Geometry-Aware MCTS Solves Combinatorial Geometry Problems More Efficiently.

Researchers have developed a novel Geometry-Aware Monte Carlo Tree Search (MCTS) framework designed to address challenging extremal problems in combinatorial geometry. These problems involve finding specific point configurations on a grid that adhere to strict global geometric rules, often leading to computational bottlenecks for traditional solvers due to combinatorial explosion. Standard AI methods like reinforcement learning also struggle with sparse rewards and token limits. The new MCTS framework overcomes these issues by strictly enforcing geometric constraints through incremental updates to the feasible action space. For instance, in problems involving collinear points, this mechanism reduces constraint checking complexity significantly. Furthermore, the framework leverages geometric symmetries through canonical pruning during node expansion and symmetric batch transitions, which accelerates the discovery of promising configurations.

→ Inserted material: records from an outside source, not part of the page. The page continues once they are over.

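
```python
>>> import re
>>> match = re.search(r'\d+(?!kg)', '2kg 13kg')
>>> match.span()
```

The negative lookahead/lookbehind blocks any match where the forbidden context is present.
Unlike `match`, `search` isn't anchored — it looks for the pattern anywhere in the string.
The match spans [4:5] → '1'.

(4, 5)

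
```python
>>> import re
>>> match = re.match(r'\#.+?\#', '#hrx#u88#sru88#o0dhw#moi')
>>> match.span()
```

With the lazy modifier that quantifier settles for the fewest repetitions that let the rest of the pattern succeed (the atoms after it are unaffected and can still be greedy).
`match` is anchored at position 0; if the pattern doesn't fit there, it returns None.
The match spans [0:5] → '#hrx#'.

(0, 5)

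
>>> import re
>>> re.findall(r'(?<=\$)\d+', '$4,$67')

['4', '67']

Because the assertion is zero-width, the text it checks is not consumed and won't appear in the result.
Scanning left to right: at [1:2] → '4'; at [4:6] → '67'.
`findall` yields the raw match text (2 of them) because the pattern has no groups.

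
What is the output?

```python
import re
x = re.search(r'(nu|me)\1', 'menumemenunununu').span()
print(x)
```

(4, 8)

After group 1 captures some text, `\1` only succeeds where that same text appears again.
Unlike `match`, `search` isn't anchored — it looks for the pattern anywhere in the string.
The match spans [4:8] → 'meme'.
Captured: group 1 = 'me'.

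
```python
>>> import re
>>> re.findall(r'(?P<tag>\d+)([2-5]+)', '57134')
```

[('5713', '4')]

The pattern matches one or more of a digit (captured as 'tag'); then one or more of a character in [2-5] (captured).
Matches: at [0:5] match '57134', groups = ('5713', '4').
Multiple groups make `findall` return tuples — one 2-tuple for the one match.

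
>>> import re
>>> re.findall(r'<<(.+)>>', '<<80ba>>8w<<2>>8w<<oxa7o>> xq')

Walking the string: at [0:26] match '<<80ba>>8w<<2>>8w<<oxa7o>>', group 1 = '80ba>>8w<<2>>8w<<oxa7o'.
One capturing group, so `findall` returns just the captured substring from the one match — 1 in all.

['80ba>>8w<<2>>8w<<oxa7o']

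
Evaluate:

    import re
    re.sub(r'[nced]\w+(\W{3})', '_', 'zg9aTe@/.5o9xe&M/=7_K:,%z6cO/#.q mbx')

'zg9aTe@/.5o9xe&M/=7_K:,%z6_q mbx'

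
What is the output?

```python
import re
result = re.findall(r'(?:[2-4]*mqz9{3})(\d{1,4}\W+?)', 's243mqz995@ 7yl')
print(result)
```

[]

Pattern: zero or more of a character in [2-4], then the literal 'mqz', then exactly 3 of the literal '9' (non-capturing group); then 1 to 4 of a digit, then one or more of a non-word character (lazy) (captured).
Because there's exactly one group, `findall` drops the full match and keeps group 1 from each hit.
Nothing in the string satisfies the pattern, so the list is empty.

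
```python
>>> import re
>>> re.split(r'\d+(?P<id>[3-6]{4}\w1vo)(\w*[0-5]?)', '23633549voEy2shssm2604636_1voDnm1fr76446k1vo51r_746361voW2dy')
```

['23633549voEy2shssm', '4636_1vo', 'Dnm1fr76446k1vo51r_746361voW2dy', '']

The pattern matches one or more of a digit; then exactly 4 of a character in [3-6], then a word character, then the literal '1vo' (captured as 'id'); then zero or more of a word character, then optionally a character in [0-5] (captured).
Matches to split on: at [18:60] → '2604636_1voDnm1fr76446k1vo51r_746361voW2dy'.
The group in the pattern means `split` returns the separators' captures alongside the pieces.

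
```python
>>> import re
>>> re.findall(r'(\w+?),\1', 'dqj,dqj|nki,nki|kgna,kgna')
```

`\1` has to match the exact text group 1 already captured.
One capturing group, so `findall` returns just the captured substring from each match — 3 in all.

['dqj', 'nki', 'kgna']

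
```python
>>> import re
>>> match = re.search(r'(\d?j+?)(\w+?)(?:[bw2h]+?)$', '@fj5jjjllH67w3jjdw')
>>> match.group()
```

The pattern matches optionally a digit, then one or more of a literal 'j' (lazy) (captured); then one or more of a word character (lazy) (captured); then one or more of one of [bw2h] (lazy) (non-capturing group); then anchored at the end.
The match spans [2:18] → 'j5jjjllH67w3jjdw'.

'j5jjjllH67w3jjdw'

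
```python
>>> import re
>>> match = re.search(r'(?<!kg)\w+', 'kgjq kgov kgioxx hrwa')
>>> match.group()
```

A negative assertion filters positions out without eating any characters.
Unlike `match`, `search` isn't anchored — it looks for the pattern anywhere in the string.
The match spans [0:4] → 'kgjq'.

'kgjq'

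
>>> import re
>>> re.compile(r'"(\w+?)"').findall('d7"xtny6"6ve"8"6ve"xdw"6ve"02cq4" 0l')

['xtny6', '8', 'xdw', '02cq4']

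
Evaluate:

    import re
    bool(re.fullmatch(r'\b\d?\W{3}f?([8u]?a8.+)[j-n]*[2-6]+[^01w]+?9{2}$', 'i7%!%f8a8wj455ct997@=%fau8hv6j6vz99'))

False

Pattern: a word boundary (`\b`, zero-width); then optionally a digit, then exactly 3 of a non-word character, then optionally a literal 'f'; then optionally one of [8u], then the literal 'a8', then one or more of any character (captured); then zero or more of a character in [j-n], then one or more of a character in [2-6], then one or more of any character except [01w] (lazy); then exactly 2 of a literal '9'; then anchored at the end.
For `fullmatch`, every character of the input must be accounted for by the pattern.
Here the string isn't matched end-to-end, so the call returns None, and `bool(None)` is False.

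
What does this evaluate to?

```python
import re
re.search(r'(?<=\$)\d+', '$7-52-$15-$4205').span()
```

(1, 2)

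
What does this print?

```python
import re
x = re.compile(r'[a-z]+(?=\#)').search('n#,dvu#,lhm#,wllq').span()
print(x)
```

(0, 1)

The positive lookaround only admits positions where the adjacent text matches; those characters stay outside the span.
The match spans [0:1] → 'n'.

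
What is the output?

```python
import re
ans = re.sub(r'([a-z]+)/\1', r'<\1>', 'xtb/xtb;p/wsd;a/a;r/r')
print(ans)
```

<xtb>;p/wsd;<a>;<r>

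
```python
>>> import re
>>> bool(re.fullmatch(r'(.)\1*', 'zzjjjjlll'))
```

`\1` has to match the exact text group 1 already captured.
`fullmatch` succeeds only if the pattern covers the string from start to end.
Here the pattern can't cover the whole string, so the call returns None, and `bool(None)` is False.

False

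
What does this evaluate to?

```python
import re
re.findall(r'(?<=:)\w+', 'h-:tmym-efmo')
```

['tmym']

The positive lookaround only admits positions where the adjacent text matches; those characters stay outside the span.
No capturing groups, so `findall` returns the 1 full match string.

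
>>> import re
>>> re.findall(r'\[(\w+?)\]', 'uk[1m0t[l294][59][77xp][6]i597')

With a single group, `findall` returns only what that group captured — 4 items.

['l294', '59', '77xp', '6']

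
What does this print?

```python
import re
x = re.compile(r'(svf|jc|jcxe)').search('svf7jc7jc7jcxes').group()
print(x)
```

svf

The match spans [0:3] → 'svf'.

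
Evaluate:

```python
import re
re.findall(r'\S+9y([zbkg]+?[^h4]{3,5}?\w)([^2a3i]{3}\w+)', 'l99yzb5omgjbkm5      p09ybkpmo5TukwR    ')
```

[('zb5om', 'gjbkm5'), ('bkpmo', '5TukwR')]

The pattern matches one or more of a non-whitespace character, then the literal '9y'; then one or more of one of [zbkg] (lazy), then 3 to 5 of any character except [h4] (lazy), then a word character (captured); then exactly 3 of any character except [2a3i], then one or more of a word character (captured).
A `+?`/`*?`/`{m,n}?` starts at its minimum and grows only as far as needed for what follows to match.
Matches: at [0:15] match 'l99yzb5omgjbkm5', groups = ('zb5om', 'gjbkm5'); at [21:36] match 'p09ybkpmo5TukwR', groups = ('bkpmo', '5TukwR').
Multiple groups make `findall` return tuples — one 2-tuple for each match.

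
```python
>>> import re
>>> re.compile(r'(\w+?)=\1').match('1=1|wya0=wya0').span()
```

`\1` has to match the exact text group 1 already captured.
`re.match` only tries the pattern at the start of the string.
The match spans [0:3] → '1=1'.
Captured: group 1 = '1'.

(0, 3)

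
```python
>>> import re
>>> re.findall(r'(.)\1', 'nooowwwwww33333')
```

['o', 'w', 'w', 'w', '3', '3']

`\1` has to match the exact text group 1 already captured.
Scanning left to right: at [1:3] match 'oo', group 1 = 'o'; at [4:6] match 'ww', group 1 = 'w'; at [6:8] match 'ww', group 1 = 'w'; at [8:10] match 'ww', group 1 = 'w'; at [10:12] match '33', group 1 = '3'; ….
With a single group, `findall` returns only what that group captured — 6 items.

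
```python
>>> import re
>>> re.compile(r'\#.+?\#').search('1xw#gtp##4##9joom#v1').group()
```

`re.search` scans for the first position where the pattern succeeds.
The match spans [3:8] → '#gtp#'.

'#gtp#'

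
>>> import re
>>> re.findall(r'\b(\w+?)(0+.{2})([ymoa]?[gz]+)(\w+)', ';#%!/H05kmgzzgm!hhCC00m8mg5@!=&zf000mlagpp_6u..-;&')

[('H', '05k', 'mgzzg', 'm'), ('hhCC', '00m8', 'mg', '5'), ('zf', '000ml', 'ag', 'pp_6u')]

Pattern: a word boundary (`\b`, zero-width); then one or more of a word character (lazy) (captured); then one or more of a literal '0', then exactly 2 of any character (captured); then optionally one of [ymoa], then one or more of one of [gz] (captured); then one or more of a word character (captured).
A `+?`/`*?`/`{m,n}?` starts at its minimum and grows only as far as needed for what follows to match.
Matches: at [5:15] match 'H05kmgzzgm', groups = ('H', '05k', 'mgzzg', 'm'); at [16:27] match 'hhCC00m8mg5', groups = ('hhCC', '00m8', 'mg', '5'); at [31:45] match 'zf000mlagpp_6u', groups = ('zf', '000ml', 'ag', 'pp_6u').
4 groups means each result is a tuple of 4 captured strings — 3 here.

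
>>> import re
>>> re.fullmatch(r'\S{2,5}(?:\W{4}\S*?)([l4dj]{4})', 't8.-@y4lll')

The pattern matches 2 to 5 of a non-whitespace character; then exactly 4 of a non-word character, then zero or more of a non-whitespace character (lazy) (non-capturing group); then exactly 4 of one of [l4dj] (captured).
`fullmatch` succeeds only if the pattern covers the string from start to end.
Here the pattern can't cover the whole string, so the call returns None.

None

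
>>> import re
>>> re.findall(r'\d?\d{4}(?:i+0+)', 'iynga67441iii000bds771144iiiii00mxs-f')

['67441iii000', '71144iiiii00']

`findall` yields the raw match text (2 of them) because the pattern has no groups.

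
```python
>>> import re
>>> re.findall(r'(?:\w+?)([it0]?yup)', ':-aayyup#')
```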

Extensive experiments demonstrated the effectiveness of this approach, establishing new best-known computational results for five out of six considered problems. Notably, it found larger configurations for the classic No-Three-in-Line problem and improved upper bounds for the Smallest Complete Set problem. This work positions Geometry-Aware MCTS as a highly adaptable tool for discovering novel configurations in complex geometric scenarios.